Apple folks kept the people in line liberally supplied with coffee, bottled water, and snacks (thanks guys!), which made the time go by faster. Before we knew it, people inside the store started removing the blackout curtains they’d installed to keep us from seeing the interior, which, of course, they’d reconfigured overnight for the iPad launch. At about 8:30 a.m., all of the people working the morning shift came down the spiral glass staircase and had a pep rally. I was stunned by their numbers—there must have been 100 or 120 people working the store. Nick explained that it was an “all hands on deck” day, since Apple wants to process iPad buyers as quickly as possible. The store manager, a really nice guy named Joe, gave a pep talk, followed by a lot of clapping and fist pumping—it really is amazing how enthusiastic most Apple employees are about their work. Then they all disappeared to their stations.

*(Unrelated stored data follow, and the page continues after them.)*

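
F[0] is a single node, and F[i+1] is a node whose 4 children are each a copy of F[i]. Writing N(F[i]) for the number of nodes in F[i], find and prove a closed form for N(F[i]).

Claim: N(F[i]) = (4^{i+1} − 1)/3.

Base case: N(F[0]) = 1, and (4^{0+1} − 1)/3 = 1.
Assume N(F[m]) = (4^{m+1} − 1)/3.
Then N(F[m+1]) = 1 + 4N(F[m]) = 1 + 4·(4^{m+1} − 1)/3 = 1 + (4^{m+2} − 4)/3 = (3 + 4^{m+2} − 4)/3 = (4^{m+2} − 1)/3.
This completes the inductive step, so N(F[i]) = (4^{i+1} − 1)/3 for all i ≥ 0.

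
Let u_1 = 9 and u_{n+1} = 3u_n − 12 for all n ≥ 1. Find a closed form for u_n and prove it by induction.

Claim: u_n = 3^n + 6.

Base case: u_1 = 9, and 3^1 + 6 = 3 + 6 = 9.
Assume u_k = 3^k + 6 for some k ≥ 1.
Then u_{k+1} = 3u_k − 12 = 3·(3^k + 6) − 12 = 3^{k+1} + 18 − 12 = 3^{k+1} + 6.
This completes the inductive step, so u_n = 3^n + 6 for all n ≥ 1.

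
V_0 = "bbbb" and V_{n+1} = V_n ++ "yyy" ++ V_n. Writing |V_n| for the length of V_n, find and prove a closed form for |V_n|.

Claim: |V_n| = 7·2^n − 3.

Base case: |V_0| = 4, and 7·2^0 − 3 = 4.
Assume |V_k| = 7·2^k − 3.
Then |V_{k+1}| = |V_k| + 3 + |V_k| = 2|V_k| + 3 = 2(7·2^k − 3) + 3 = 7·2^{k+1} − 6 + 3 = 7·2^{k+1} − 3.
This completes the inductive step, so |V_n| = 7·2^n − 3 for all n ≥ 0.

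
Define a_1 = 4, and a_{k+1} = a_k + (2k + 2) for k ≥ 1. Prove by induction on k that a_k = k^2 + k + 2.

Base case: a_1 = 4, and 1^2 + 1 + 2 = 4.
Assume a_m = m^2 + m + 2.
Then a_{m+1} = a_m + (2m + 2) = (m^2 + m + 2) + (2m + 2) = m^2 + 3m + 4,
and (m+1)^2 + (m+1) + 2 = m^2 + 3m + 4.
By induction, a_k = k^2 + k + 2 for all k ≥ 1.

a_k = k^2 + k + 2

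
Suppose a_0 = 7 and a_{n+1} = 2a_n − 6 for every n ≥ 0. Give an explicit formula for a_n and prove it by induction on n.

Claim: a_n = 2^n + 6.

Base case: a_0 = 7, and 2^0 + 6 = 1 + 6 = 7.
Assume a_j = 2^j + 6 for some j ≥ 0.
Then a_{j+1} = 2a_j − 6 = 2·(2^j + 6) − 6 = 2^{j+1} + 12 − 6 = 2^{j+1} + 6.
Hence a_n = 2^n + 6 for every n ≥ 0, by induction.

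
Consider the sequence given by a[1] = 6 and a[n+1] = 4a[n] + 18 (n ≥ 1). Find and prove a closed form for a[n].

Claim: a[n] = 3·4^n − 6.

Base case: a[1] = 6, and 3·4^1 − 6 = 12 − 6 = 6.
Assume a[j] = 3·4^j − 6 for some j ≥ 1.
Then a[j+1] = 4a[j] + 18 = 4·(3·4^j − 6) + 18 = 12·4^j − 24 + 18 = 3·4^{j+1} − 6.
Hence a[n] = 3·4^n − 6 for every n ≥ 1, by induction.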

At a couple of minutes before 9:00 a.m., to the crowd’s great delight, Joe threw open the store’s huge glass doors, and people from the reservations line started filing in, with TV crews watching and everyone else snapping pictures with their iPhones. The Apple people have this down to a science: Inside the store was a line of Apple employees—I guess they’re all called “Geniuses” now. Joe would match up one employee with one customer, and together they’d march to the counter to pull out an iPad or head upstairs to browse the accessories.
The reason I say Joe is a really nice guy is that at about 9:15 he started letting people from the no-reservations line into the store, even though there were still lots of people in the reservations line. I got paired with another really nice guy named Zach Jay, a “Business Team” member—meaning he usually works with people who have Macs in their offices—who set me up with a 16-gigabyte model and a dock. By 9:45 I was out of the store with my new iPad.
Outside I ran into Cort Johnson from Dart Boston, who said he’d just spotted the Raizlabs contingent—who had been among the first people to leave the store—at Starbucks. So I headed over there for an impromptu Ploid party. The game, which is the first multi-player game I’ve heard of for the iPad, is pretty cool: it involves picking a corner of the screen and then competing with up to three other players to grab matching sea creatures from a pool of water and drag them into your corner. (See the photo at the top right corner of this story.) You get points for collecting creatures that have the same shape or color. Today is the first time Raiz’s team has had the opportunity to test the game on an actual iPad rather than the simulator that Apple provides as part of the iPad software development kit. They seemed pretty happy. Other than some minor bugs, Raiz said, the game worked the way they thought it would.
I left Starbucks just as all the iPads at the table were starting to attract a crowd of curious onlookers. And my own iPad has just about finishing synching now…so I’ll follow up soon with a genuine review!